In conclusion, our study found an increasing trend in the incidence of IGASD, with a predominance of serotypes M1 and M3 that was consistent with the literature, serotypes that seemed to be associated with pneumonia and deep soft tissue infection and, in general, severe disease. Serotyping, especially in patients with pneumonia caused by S. pyogenes, could warn of the possibility of a poor clinical outcome in patients with serotypes M1 and M3.

There are clear limitations to our study, as our results were not statistically significant due to the small sample size and the retrospective design restricted the range of variables that could be analysed. Nevertheless, we consider our study relevant in that it establishes the foundation for performance of future prospective studies with a robust statistical analysis and the participation of multidisciplinary teams that would allow the collection of high-quality data. Such studies could address aspects of interest such as the shifting trends in the prevalence distribution of serotypes involved in IGASD through the institution of reliable registers or the establishment of the rate or colonisation or non-invasive infection (pharyngitis) by S. pyogenes, as cases of IGASD could only be the tip of the iceberg when it comes to carriage of a specific invasive clade in the community.39 Along these lines, Shea et al.7 observed an increase in serotype M3 strains that caused pharyngitis that coincided with the increase in cases of invasive disease caused by the same strains.

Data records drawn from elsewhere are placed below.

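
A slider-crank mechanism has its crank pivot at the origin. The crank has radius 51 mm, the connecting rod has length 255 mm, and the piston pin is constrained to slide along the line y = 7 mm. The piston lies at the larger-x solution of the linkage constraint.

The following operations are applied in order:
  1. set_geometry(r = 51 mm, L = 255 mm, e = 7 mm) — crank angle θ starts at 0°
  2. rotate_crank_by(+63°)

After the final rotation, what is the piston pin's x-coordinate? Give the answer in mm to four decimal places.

275.2393

set_geometry: r = 51 mm, L = 255 mm, e = 7 mm; θ ← 0°
rotate_crank_by(+63°): θ ← 0° +63° = 63°
crank pin P = (r cos θ, r sin θ) = (23.153515, 45.441333)
h = r sin θ − e = 45.441333 − 7 = 38.441333
x = r cos θ + √(L² − h²) = 23.153515 + √(65025.0 − 1477.7361) = 23.153515 + 252.085827 = 275.239342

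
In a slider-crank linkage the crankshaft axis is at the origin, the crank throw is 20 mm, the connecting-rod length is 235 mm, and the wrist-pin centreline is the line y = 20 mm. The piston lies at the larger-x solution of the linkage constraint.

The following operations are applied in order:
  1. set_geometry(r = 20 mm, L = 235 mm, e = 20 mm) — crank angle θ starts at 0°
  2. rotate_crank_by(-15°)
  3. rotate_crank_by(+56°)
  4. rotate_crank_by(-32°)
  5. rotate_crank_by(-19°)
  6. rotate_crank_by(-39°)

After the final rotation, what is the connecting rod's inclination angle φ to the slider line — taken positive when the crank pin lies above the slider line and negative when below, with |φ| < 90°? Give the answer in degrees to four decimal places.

set_geometry: r = 20 mm, L = 235 mm, e = 20 mm; θ ← 0°
rotate_crank_by(-15°): θ ← 0° -15° = -15°
rotate_crank_by(+56°): θ ← -15° +56° = 41°
rotate_crank_by(-32°): θ ← 41° -32° = 9°
rotate_crank_by(-19°): θ ← 9° -19° = -10°
rotate_crank_by(-39°): θ ← -10° -39° = -49°
crank pin P = (r cos θ, r sin θ) = (13.121181, -15.094192)
h = r sin θ − e = -15.094192 − 20 = -35.094192
sin φ = h / L = -35.094192 / 235 = -0.14933699
φ = arcsin(-0.14933699) = -8.588506°

-8.5885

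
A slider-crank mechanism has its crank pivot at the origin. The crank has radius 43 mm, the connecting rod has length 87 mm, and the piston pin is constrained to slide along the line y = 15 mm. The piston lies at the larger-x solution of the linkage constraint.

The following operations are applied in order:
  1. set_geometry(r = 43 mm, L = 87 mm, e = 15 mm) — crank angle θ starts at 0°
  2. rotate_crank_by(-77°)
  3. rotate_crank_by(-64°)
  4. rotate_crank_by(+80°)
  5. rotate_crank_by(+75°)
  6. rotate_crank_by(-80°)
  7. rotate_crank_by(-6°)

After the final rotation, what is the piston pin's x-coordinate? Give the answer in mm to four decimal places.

79.9563

set_geometry: r = 43 mm, L = 87 mm, e = 15 mm; θ ← 0°
rotate_crank_by(-77°): θ ← 0° -77° = -77°
rotate_crank_by(-64°): θ ← -77° -64° = -141°
rotate_crank_by(+80°): θ ← -141° +80° = -61°
rotate_crank_by(+75°): θ ← -61° +75° = 14°
rotate_crank_by(-80°): θ ← 14° -80° = -66°
rotate_crank_by(-6°): θ ← -66° -6° = -72°
crank pin P = (r cos θ, r sin θ) = (13.287731, -40.895430)
h = r sin θ − e = -40.895430 − 15 = -55.895430
x = r cos θ + √(L² − h²) = 13.287731 + √(7569.0 − 3124.2991) = 13.287731 + 66.668590 = 79.956321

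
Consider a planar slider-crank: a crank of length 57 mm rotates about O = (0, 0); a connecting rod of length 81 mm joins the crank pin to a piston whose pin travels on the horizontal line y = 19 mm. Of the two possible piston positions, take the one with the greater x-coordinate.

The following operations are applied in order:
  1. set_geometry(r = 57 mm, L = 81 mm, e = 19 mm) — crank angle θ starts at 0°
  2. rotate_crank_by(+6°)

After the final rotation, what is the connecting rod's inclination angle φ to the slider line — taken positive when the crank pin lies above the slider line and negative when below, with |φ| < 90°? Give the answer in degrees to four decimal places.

-9.2656

set_geometry: r = 57 mm, L = 81 mm, e = 19 mm; θ ← 0°
rotate_crank_by(+6°): θ ← 0° +6° = 6°
crank pin P = (r cos θ, r sin θ) = (56.687748, 5.958122)
h = r sin θ − e = 5.958122 − 19 = -13.041878
sin φ = h / L = -13.041878 / 81 = -0.16101083
φ = arcsin(-0.16101083) = -9.265574°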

This overlap supports a disease model in which invasive strains of S. pyogenes originate from strains that cause pharyngitis and cyclical outbreaks of invasive disease coincide with or closely follow pharyngitis outbreaks. The resulting body of evidence could lead to the development of consensus documents and standardised protocols for the improved management of IGASD by health care professionals.

The authors have no conflicts of interest to declare.